Esta búsqueda del “punto medio” fue el que lo llevó a mirar con desconfianza, entre otras cosas, las políticas de Memoria, Verdad y Justicia argentinas, luego de una visita al país en 2010. Tras visitar la ex Esma y al Parque de la Memoria, luego de mostrar su empatía por el horror, escribió un artículo para el diario El País cuestionando la ausencia de información en los memoriales sobre el “terrorismo revolucionario” local, al que llega a comparar con el de Camboya. “Claro está que no se puede asimilar a las víctimas reales con las víctimas potenciales. Tampoco estoy sugiriendo que la violencia de la guerrilla sea equiparable a la de la dictadura. (...) Sin embargo, no deja de ser cierto que un terrorismo revolucionario precedió y convivió al principio con el terrorismo de Estado, y que no se puede comprender el uno sin el otro. Su tragedia va más allá de la derrota y la muerte: luchaban en nombre de una ideología que, si hubiera salido victoriosa, probablemente habría provocado tantas víctimas, si no más, como sus enemigos. (...) La cuestión que me preocupa no tiene que ver con la evaluación de las dos ideologías que se enfrentaron y siguen teniendo sus partidarios; es la de la comprensión histórica. Pues una sociedad necesita conocer la Historia, no solamente tener memoria”, dice en el artículo. ¿Falta de conocimiento de la realidad local y del Plan Cóndor? ¿O los peligros del punto medio? En cualquiera de los casos, sorprende su análisis apresurado porque Todorov tuvo la rara virtud de no expresarse en caliente. De hecho, sus apariciones mediáticas eran contadas. “Siempre se rehusó a hacer comentarios superficiales o a reaccionar inmediatamente después de una acontecimiento”, dijo Olivier Postel-Vinay, de la revista francesa Books en la necrológica de The New York Times. “El escribía una columna mensual para nosotros y siempre se estresaba mucho cuando le pedíamos opinar sobre hechos recién ocurridos”, agregó.

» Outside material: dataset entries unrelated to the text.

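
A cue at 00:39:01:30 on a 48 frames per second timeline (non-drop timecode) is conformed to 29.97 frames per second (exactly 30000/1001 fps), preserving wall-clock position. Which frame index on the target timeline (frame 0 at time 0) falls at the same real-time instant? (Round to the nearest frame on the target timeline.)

frame 70179

Source frame index: (0×3600 + 39×60 + 1) × 48 + 30 = 112398.
Real time: 112398 / (48) = 18733/8 s.
Target frame: (18733/8) × (30000/1001) = 491250/7 ≈ 70178.571 → 70179.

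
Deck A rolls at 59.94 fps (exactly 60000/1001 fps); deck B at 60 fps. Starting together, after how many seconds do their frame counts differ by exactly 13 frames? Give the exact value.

13013/60 seconds

The gap grows by |60 − 60000/1001| = 60/1001 frames per second.
Time for a 13-frame gap: 13 ÷ (60/1001) = 13013/60 s.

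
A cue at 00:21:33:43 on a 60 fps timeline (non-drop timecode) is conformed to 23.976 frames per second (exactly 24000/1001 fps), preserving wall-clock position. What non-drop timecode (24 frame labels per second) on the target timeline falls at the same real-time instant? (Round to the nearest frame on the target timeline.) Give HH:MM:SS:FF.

Source frame index: (0×3600 + 21×60 + 33) × 60 + 43 = 77623.
Real time: 77623 / (60) = 77623/60 s.
Target frame: (77623/60) × (24000/1001) = 341200/11 ≈ 31018.182 → 31018.
At 24 labels/s: frame 31018 → 00:21:32:10.

00:21:32:10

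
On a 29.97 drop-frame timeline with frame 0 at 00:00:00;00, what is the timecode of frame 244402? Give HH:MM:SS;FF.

02:15:54;26

Each 10-minute DF block holds 10 × 60 × 30 − 9 × 2 = 17982 frames. 244402 ÷ 17982 → 13 full blocks, remainder 10636.
Within the partial block the first minute is 1800 frames and each further minute 1798, so 5 further minute boundaries passed. Total skipped labels = 18 × 13 + 2 × 5 = 244.
Non-drop label index = 244402 + 244 = 244646; at 30 labels/s that is 02:15:54:26, i.e. DF 02:15:54;26.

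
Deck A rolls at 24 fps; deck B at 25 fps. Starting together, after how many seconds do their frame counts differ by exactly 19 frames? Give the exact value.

19 seconds

The gap grows by |25 − 24| = 1 frame per second.
Time for a 19-frame gap: 19 ÷ (1) = 19 s.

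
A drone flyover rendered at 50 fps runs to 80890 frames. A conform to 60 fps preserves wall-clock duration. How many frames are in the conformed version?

97068 frames

Target frames = source frames × (target rate / source rate) = 80890 × (60)/(50) = 80890 × 6/5 = 97068.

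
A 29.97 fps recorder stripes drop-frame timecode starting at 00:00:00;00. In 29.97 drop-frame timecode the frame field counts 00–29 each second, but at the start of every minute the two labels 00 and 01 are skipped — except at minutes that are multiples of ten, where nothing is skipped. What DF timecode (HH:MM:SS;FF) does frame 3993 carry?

Ten DF minutes hold 17982 frames, so frame 3993 lies in block 0 (frames 0–17981) with 3993 frames into that block.
The block's first minute is 1800 frames and the rest 1798 each; 3993 frames reaches minute 2, so 0 × 18 + 2 × 2 = 4 labels have been skipped so far.
Adding those back, label number 3993 + 4 = 3997 at 30 labels/s is 133 s + 7 f = 0 h 2 min 13 s frame 7, i.e. 00:02:13;07.

00:02:13;07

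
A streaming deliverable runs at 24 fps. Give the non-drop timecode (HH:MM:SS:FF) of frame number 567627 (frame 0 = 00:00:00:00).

06:34:11:03

567627 ÷ 24 = 23651 full seconds, remainder 3 frames.
23651 s = 6 h 34 min 11 s.
Timecode: 06:34:11:03.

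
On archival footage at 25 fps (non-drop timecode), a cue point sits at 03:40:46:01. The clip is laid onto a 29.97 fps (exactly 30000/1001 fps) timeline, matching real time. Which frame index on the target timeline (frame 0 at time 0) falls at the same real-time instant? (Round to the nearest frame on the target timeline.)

frame 396984

Source frame index: (3×3600 + 40×60 + 46) × 25 + 1 = 331151.
Real time: 331151 / (25) = 331151/25 s.
Target frame: (331151/25) × (30000/1001) = 397381200/1001 ≈ 396984.216 → 396984.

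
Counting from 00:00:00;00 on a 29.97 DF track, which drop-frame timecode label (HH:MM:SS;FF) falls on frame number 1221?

Ten DF minutes hold 17982 frames, so frame 1221 lies in block 0 (frames 0–17981) with 1221 frames into that block.
The block's first minute is 1800 frames and the rest 1798 each; 1221 frames reaches minute 0, so 0 × 18 + 0 × 2 = 0 labels have been skipped so far.
Adding those back, label number 1221 + 0 = 1221 at 30 labels/s is 40 s + 21 f = 0 h 0 min 40 s frame 21, i.e. 00:00:40;21.

00:00:40;21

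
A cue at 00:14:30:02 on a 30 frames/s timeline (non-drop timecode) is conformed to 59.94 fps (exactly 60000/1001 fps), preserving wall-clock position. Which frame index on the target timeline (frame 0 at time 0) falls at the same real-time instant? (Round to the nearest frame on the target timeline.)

frame 52152

Source frame index: (0×3600 + 14×60 + 30) × 30 + 2 = 26102.
Real time: 26102 / (30) = 13051/15 s.
Target frame: (13051/15) × (60000/1001) = 52204000/1001 ≈ 52151.848 → 52152.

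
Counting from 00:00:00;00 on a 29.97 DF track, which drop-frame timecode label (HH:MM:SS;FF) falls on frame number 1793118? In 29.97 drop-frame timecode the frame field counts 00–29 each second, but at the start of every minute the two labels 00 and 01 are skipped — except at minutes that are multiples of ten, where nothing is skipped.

16:37:10;14

Each 10-minute DF block holds 10 × 60 × 30 − 9 × 2 = 17982 frames. 1793118 ÷ 17982 → 99 full blocks, remainder 12900.
Within the partial block the first minute is 1800 frames and each further minute 1798, so 7 further minute boundaries passed. Total skipped labels = 18 × 99 + 2 × 7 = 1796.
Non-drop label index = 1793118 + 1796 = 1794914; at 30 labels/s that is 16:37:10:14, i.e. DF 16:37:10;14.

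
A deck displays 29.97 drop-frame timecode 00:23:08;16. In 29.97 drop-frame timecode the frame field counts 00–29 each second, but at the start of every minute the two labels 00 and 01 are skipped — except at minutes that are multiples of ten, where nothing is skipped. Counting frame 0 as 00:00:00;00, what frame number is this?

41614

Complete 10-minute blocks: 2, each 17982 frames → 35964.
Remaining 3 whole minutes in the current block: 1800 + 2 × 1798 = 5396 frames.
Within the current minute: 8 × 30 + 16 − 2 = 254 (labels ;00/;01 skipped at this minute). Total = 35964 + 5396 + 254 = 41614.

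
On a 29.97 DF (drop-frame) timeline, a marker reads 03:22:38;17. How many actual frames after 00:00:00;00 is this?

Complete 10-minute blocks: 20, each 17982 frames → 359640.
Remaining 2 whole minutes in the current block: 1800 + 1 × 1798 = 3598 frames.
Within the current minute: 38 × 30 + 17 − 2 = 1155 (labels ;00/;01 skipped at this minute). Total = 359640 + 3598 + 1155 = 364393.

364393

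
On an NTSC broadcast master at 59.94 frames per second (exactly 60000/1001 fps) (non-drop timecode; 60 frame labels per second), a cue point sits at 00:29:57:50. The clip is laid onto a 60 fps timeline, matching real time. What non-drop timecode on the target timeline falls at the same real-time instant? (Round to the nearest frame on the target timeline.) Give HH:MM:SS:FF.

Source frame index: (0×3600 + 29×60 + 57) × 60 + 50 = 107870.
Real time: 107870 / (60000/1001) = 10797787/6000 s.
Target frame: (10797787/6000) × (60) = 10797787/100 ≈ 107977.870 → 107978.
At 60 labels/s: frame 107978 → 00:29:59:38.

00:29:59:38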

Filólogo brillante, historiador incisivo y explorador de laberintos morales, Todorov construyó una obra para –casi– todos los gustos. Por eso no sorprende que luego de su muerte los distintos medios de prensa eligieran recordarlo según su conveniencia editorial. “Defendió con ardor las democracias occidentales no cediendo nunca a las sirenas de una extrema izquierda particularmente influyente en su época en la Universidad francesa”, dijo en su obituario el diario conservador Le Figaro. “Todorov, heraldo del humanismo”, tituló Le Monde. En el plano local algunos diarios no tardaron en replicar su carta cuestionando el “relato” de los derechos humanos en Argentina y evitaron hablar de sus fuertes críticas a las políticas neoliberales. Lo cierto es que hay Todorov para todos y para armar. Algo que seguiremos haciendo porque, antes de morir de una enfermedad neurodegenerativa, dejó listo para publicar El triunfo del artista, un libro donde, en un gesto final, une a sus dos mitades: la literatura y la historia.